Is it the binary search tree?

We use recursion to tell whether a tree is a binary search tree or not.

bool IsSubtreeLesser(Node* root, int value){
	if (root == NULL) return true;
	if (root->data <= value
		&& IsSubtreeLesser(root->left, value)
		&& IsSubtreeLesser(root->right, value)
	) return true;
	else return false;
}

bool IsSubtreeGreater(Node* root, int value){
	if (root == NULL) return true;
	if (root->data > value
		&& IsSubtreeGreater(root->left, value)
		&& IsSubtreeGreater(root->right, value)
	) return true;
	else return false;
}

bool IsBinarySearchTree(Node* root){
	if (root == NULL) return true;
	if(
		IsSubtreeLesser(root->left, root->data)
		&& IsSubtreeGreater(root->right, root->data)
		&& IsBinarySearchTree(root->left)
		&& IsBinarySearchTree(root->right)
	) return true;
	else return false;
}

How to delete a element in a binary search tree?

It’s very complex to delete a element in a binary search tree. After deletion, we need to maintain the tree still is the binary search tree.

We can divided this problem as three cases: 1) if the node doesn’t has child node. 2) if the node has only one child node. 3) if the node has two child nodes.

For the first case, we should easily delete the node and free the memory. That will be okay.

For the second case, we should make its parent node’s pointer point to its child node.

For the third case, we should wipe off the data of this node, and find the min value in its right subtree. Then, copy the value in targeted node and delete duplicate from right-subtree.

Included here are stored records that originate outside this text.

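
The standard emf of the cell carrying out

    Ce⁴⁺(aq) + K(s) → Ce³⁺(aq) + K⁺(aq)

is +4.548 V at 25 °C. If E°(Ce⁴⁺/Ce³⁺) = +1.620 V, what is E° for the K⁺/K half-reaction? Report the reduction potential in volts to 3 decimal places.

In the reaction as written the Ce⁴⁺/Ce³⁺ couple is reduced (cathode) and K⁺/K is oxidized (anode), so E°cell = E°(Ce⁴⁺/Ce³⁺) − E°(K⁺/K).
E°(K⁺/K) = E°(cathode) − E°cell = +1.620 − (+4.548) = −2.928 V.

−2.928 V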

Node* Delete(Node* root, int data){
	if (root==NULL) return root;
	else if (data <= root->data) root->left = Delete(root->left, data);
	else if (data >= root->data) root->right = Delete(root->right, data);
	else {
		if (root->left ==NULL && root->right == NULL){
			delete root;
			root = NULL;
		}
		else if (root->left == NULL){
			Node* temp = root;
			root = root->right;
			delete temp;
		}
		else if (root->right == NULL){
			Node* temp = root;
			root = root->left;
			delete temp;
		}
		else{
			int temp = findMin(root->right);
			root->data = temp;
			root->right = Delete(root->right, temp);
		}
		return root;
	}
}